Три еретика
Шрифт:
Весной 1852 года рукопись уходит к Погодину.
Сам автор тоже чувствует, что предпринято нечто особенное. Он пишет Погодину письмо, в котором просит пустить «Красильниковых» не позднее мая, так как он, Мельников, как раз в ту пору будет в Петербурге и надеется «подслушать мнения» о себе, благо там никто еще не подозревает о том, кто такой «Андрей Печерский».
Еще несколько небезынтересных строк в том же письме:
«…Все истинно Русские, здесь жительство имеющие, с чувством особой признательности говорят о Вас и Вашем „Москвитянине“… А здешние господа, – видел я и Краевского, и Панаева, – мелко прохаживаются, да кричат глубоко…»

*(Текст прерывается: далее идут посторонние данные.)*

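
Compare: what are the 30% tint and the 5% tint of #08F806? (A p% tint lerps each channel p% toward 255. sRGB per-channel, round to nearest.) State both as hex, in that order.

#52FA51, #14F812

#08F806 is rgb(8, 248, 6).
30% tint:
  R: 8 + 74.1 = 82.1 → 82
  G: 248 + 0.3×(255−248) = 248 + 2.1 = 250.1 → 250
  B: 6 + 74.7 = 80.7 → 81
  → #52FA51
5% tint:
  R: 8 + 12.35 = 20.35 → 20
  G: 248 + 0.35 = 248.35 → 248
  B: 6 + 12.45 = 18.45 → 18
  → #14F812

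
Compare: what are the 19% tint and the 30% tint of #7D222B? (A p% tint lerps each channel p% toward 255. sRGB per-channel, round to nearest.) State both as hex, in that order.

#964C53, #A4646B

#7D222B is rgb(125, 34, 43).
19% tint:
  R: 125 + 24.7 = 149.7 → 150
  G: 34 + 41.99 = 75.99 → 76
  B: 43 + 0.19×(255−43) = 43 + 40.28 = 83.28 → 83
  → #964C53
30% tint:
  R: 125 + 39 = 164 → 164
  G: 34 + 0.3×(255−34) = 34 + 66.3 = 100.3 → 100
  B: 43 + 0.3×(255−43) = 43 + 63.6 = 106.6 → 107
  → #A4646B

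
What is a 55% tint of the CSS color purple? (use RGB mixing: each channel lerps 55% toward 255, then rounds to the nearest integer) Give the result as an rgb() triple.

rgb(198, 140, 198)

CSS purple is rgb(128, 0, 128).
A 55% tint moves each channel 55% toward 255:
  R: 128 + 0.55×(255−128) = 128 + 69.85 = 197.85 → 198
  G: 0 + 0.55×(255−0) = 0 + 140.25 = 140.25 → 140
  B: 128 + 0.55×(255−128) = 128 + 69.85 = 197.85 → 198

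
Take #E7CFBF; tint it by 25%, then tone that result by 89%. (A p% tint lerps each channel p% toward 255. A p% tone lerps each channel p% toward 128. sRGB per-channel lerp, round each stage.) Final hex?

#8C8A89

#E7CFBF is rgb(231, 207, 191).
Per channel, c → c + 0.25(255 − c):
  R: 231 + 6 = 237 → 237
  G: 207 + 0.25×(255−207) = 207 + 12 = 219 → 219
  B: 191 + 0.25×(255−191) = 191 + 16 = 207 → 207
After the tint: rgb(237, 219, 207) = #EDDBCF.
Lerp each channel 89% toward 128:
  R: 237 − 97.01 = 139.99 → 140
  G: 219 + 0.89×(128−219) = 219 − 80.99 = 138.01 → 138
  B: 207 − 70.31 = 136.69 → 137
rgb(140, 138, 137) = #8C8A89.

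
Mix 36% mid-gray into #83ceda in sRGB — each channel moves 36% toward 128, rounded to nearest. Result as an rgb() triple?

#83ceda is rgb(131, 206, 218).
A 36% tone moves each channel 36% toward 128:
  R: 131 − 1.08 = 129.92 → 130
  G: 206 − 28.08 = 177.92 → 178
  B: 218 − 32.4 = 185.6 → 186

rgb(130, 178, 186)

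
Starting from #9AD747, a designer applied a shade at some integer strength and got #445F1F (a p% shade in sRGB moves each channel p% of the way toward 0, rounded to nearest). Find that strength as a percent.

#9AD747 is rgb(154, 215, 71); #445F1F is rgb(68, 95, 31).
On the G channel (widest range): 95 ≈ 215 + (p/100)(0 − 215), so p ≈ 100×(95 − 215)/(0 − 215) = -12000/-215 = 55.81.
p = 56 reproduces all three channels after rounding.

56%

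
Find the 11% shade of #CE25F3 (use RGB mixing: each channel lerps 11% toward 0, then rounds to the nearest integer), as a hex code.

#CE25F3 is rgb(206, 37, 243).
Lerp each channel 11% toward 0:
  R: 206 + 0.11×(0−206) = 206 − 22.66 = 183.34 → 183
  G: 37 + 0.11×(0−37) = 37 − 4.07 = 32.93 → 33
  B: 243 + 0.11×(0−243) = 243 − 26.73 = 216.27 → 216
rgb(183, 33, 216) = #B721D8.

#B721D8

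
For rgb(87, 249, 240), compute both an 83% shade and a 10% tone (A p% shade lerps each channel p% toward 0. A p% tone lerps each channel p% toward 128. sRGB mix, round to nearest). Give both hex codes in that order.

#0F2A29, #5BEDE5

83% shade:
  R: 87 − 72.21 = 14.79 → 15
  G: 249 + 0.83×(0−249) = 249 − 206.67 = 42.33 → 42
  B: 240 − 199.2 = 40.8 → 41
  → #0F2A29
10% tone:
  R: 87 + 4.1 = 91.1 → 91
  G: 249 − 12.1 = 236.9 → 237
  B: 240 − 11.2 = 228.8 → 229
  → #5BEDE5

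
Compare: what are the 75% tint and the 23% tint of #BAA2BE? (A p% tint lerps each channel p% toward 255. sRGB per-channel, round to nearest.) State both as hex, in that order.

#BAA2BE is rgb(186, 162, 190).
75% tint:
  R: 186 + 51.75 = 237.75 → 238
  G: 162 + 0.75×(255−162) = 162 + 69.75 = 231.75 → 232
  B: 190 + 48.75 = 238.75 → 239
  → #EEE8EF
23% tint:
  R: 186 + 0.23×(255−186) = 186 + 15.87 = 201.87 → 202
  G: 162 + 21.39 = 183.39 → 183
  B: 190 + 0.23×(255−190) = 190 + 14.95 = 204.95 → 205
  → #CAB7CD

#EEE8EF, #CAB7CD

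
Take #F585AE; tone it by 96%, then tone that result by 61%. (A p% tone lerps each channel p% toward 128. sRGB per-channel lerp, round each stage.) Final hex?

#828081

#F585AE is rgb(245, 133, 174).
A 96% tone moves each channel 96% toward 128:
  R: 245 + 0.96×(128−245) = 245 − 112.32 = 132.68 → 133
  G: 133 − 4.8 = 128.2 → 128
  B: 174 + 0.96×(128−174) = 174 − 44.16 = 129.84 → 130
After the tone: rgb(133, 128, 130) = #858082.
Lerp each channel 61% toward 128:
  R: 133 + 0.61×(128−133) = 133 − 3.05 = 129.95 → 130
  G: 128 + 0.61×(128−128) = 128 + 0 = 128 → 128
  B: 130 + 0.61×(128−130) = 130 − 1.22 = 128.78 → 129
rgb(130, 128, 129) = #828081.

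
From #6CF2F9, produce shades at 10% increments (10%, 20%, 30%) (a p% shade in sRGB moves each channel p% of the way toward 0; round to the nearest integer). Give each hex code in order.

#6CF2F9 is rgb(108, 242, 249).
10%: (108 − 10.8 = 97.2→97, 242 − 24.2 = 217.8→218, 249 − 24.9 = 224.1→224) → #61DAE0
20%: (108 − 21.6 = 86.4→86, 242 − 48.4 = 193.6→194, 249 − 49.8 = 199.2→199) → #56C2C7
30%: (108 − 32.4 = 75.6→76, 242 − 72.6 = 169.4→169, 249 − 74.7 = 174.3→174) → #4CA9AE

#61DAE0, #56C2C7, #4CA9AE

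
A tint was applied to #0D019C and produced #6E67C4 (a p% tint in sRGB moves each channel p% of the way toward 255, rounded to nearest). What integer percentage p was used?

#0D019C is rgb(13, 1, 156); #6E67C4 is rgb(110, 103, 196).
On the G channel (widest range): 103 ≈ 1 + (p/100)(255 − 1), so p ≈ 100×(103 − 1)/(255 − 1) = 10200/254 = 40.16.
p = 40 reproduces all three channels after rounding.

40%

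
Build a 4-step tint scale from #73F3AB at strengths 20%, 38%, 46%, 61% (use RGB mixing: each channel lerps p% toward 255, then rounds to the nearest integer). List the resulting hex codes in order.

#73F3AB is rgb(115, 243, 171).
20%: (115 + 28 = 143→143, 243 + 2.4 = 245.4→245, 171 + 16.8 = 187.8→188) → #8FF5BC
38%: (115 + 53.2 = 168.2→168, 243 + 4.56 = 247.56→248, 171 + 31.92 = 202.92→203) → #A8F8CB
46%: (115 + 64.4 = 179.4→179, 243 + 5.52 = 248.52→249, 171 + 38.64 = 209.64→210) → #B3F9D2
61%: (115 + 85.4 = 200.4→200, 243 + 7.32 = 250.32→250, 171 + 51.24 = 222.24→222) → #C8FADE

#8FF5BC, #A8F8CB, #B3F9D2, #C8FADE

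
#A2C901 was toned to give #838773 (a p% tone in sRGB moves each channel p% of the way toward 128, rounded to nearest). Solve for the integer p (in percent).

90%

#A2C901 is rgb(162, 201, 1); #838773 is rgb(131, 135, 115).
On the B channel (widest range): 115 ≈ 1 + (p/100)(128 − 1), so p ≈ 100×(115 − 1)/(128 − 1) = 11400/127 = 89.76.
p = 90 reproduces all three channels after rounding.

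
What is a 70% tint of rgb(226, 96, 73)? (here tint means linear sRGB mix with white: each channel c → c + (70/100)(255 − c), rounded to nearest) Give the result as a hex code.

#f6cfc8

A 70% tint moves each channel 70% toward 255:
  R: 226 + 0.7×(255−226) = 226 + 20.3 = 246.3 → 246
  G: 96 + 0.7×(255−96) = 96 + 111.3 = 207.3 → 207
  B: 73 + 0.7×(255−73) = 73 + 127.4 = 200.4 → 200
rgb(246, 207, 200) = #f6cfc8.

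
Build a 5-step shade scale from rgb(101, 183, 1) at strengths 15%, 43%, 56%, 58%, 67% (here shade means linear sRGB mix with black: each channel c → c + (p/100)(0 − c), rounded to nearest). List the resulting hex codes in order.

#569C01, #3A6801, #2C5100, #2A4D00, #213C00

15%: (101 − 15.15 = 85.85→86, 183 − 27.45 = 155.55→156, 1→1) → #569C01
43%: (101 − 43.43 = 57.57→58, 183 − 78.69 = 104.31→104, 1→1) → #3A6801
56%: (101 − 56.56 = 44.44→44, 183 − 102.48 = 80.52→81, 1 − 0.56 = 0.44→0) → #2C5100
58%: (101 − 58.58 = 42.42→42, 183 − 106.14 = 76.86→77, 1 − 0.58 = 0.42→0) → #2A4D00
67%: (101 − 67.67 = 33.33→33, 183 − 122.61 = 60.39→60, 1 − 0.67 = 0.33→0) → #213C00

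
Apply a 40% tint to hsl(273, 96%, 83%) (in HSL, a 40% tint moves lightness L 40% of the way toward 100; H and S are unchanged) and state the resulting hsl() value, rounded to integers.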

Вот так: Краевский уже «мелко прохаживается». Что же до Панаева, то по иронии судьбы именно он первым заметит и оценит в печати беллетриста Печерского.
«…Прощайте,
Что это? Политес предусмотрительного автора? Искренняя вера? И то и другое вместе – по логике «сосуществования пластов»? Письмо Погодину и повесть написаны одной рукой в одно время. Письмо, состоящее из официозных штампов, совершенно обязательных в разгар «мрачного семилетия»… И повесть, смысл которой долговечнее не только николаевской эпохи, но и «самодержавной идеи», вкупе с «православной», как они тогда понимались.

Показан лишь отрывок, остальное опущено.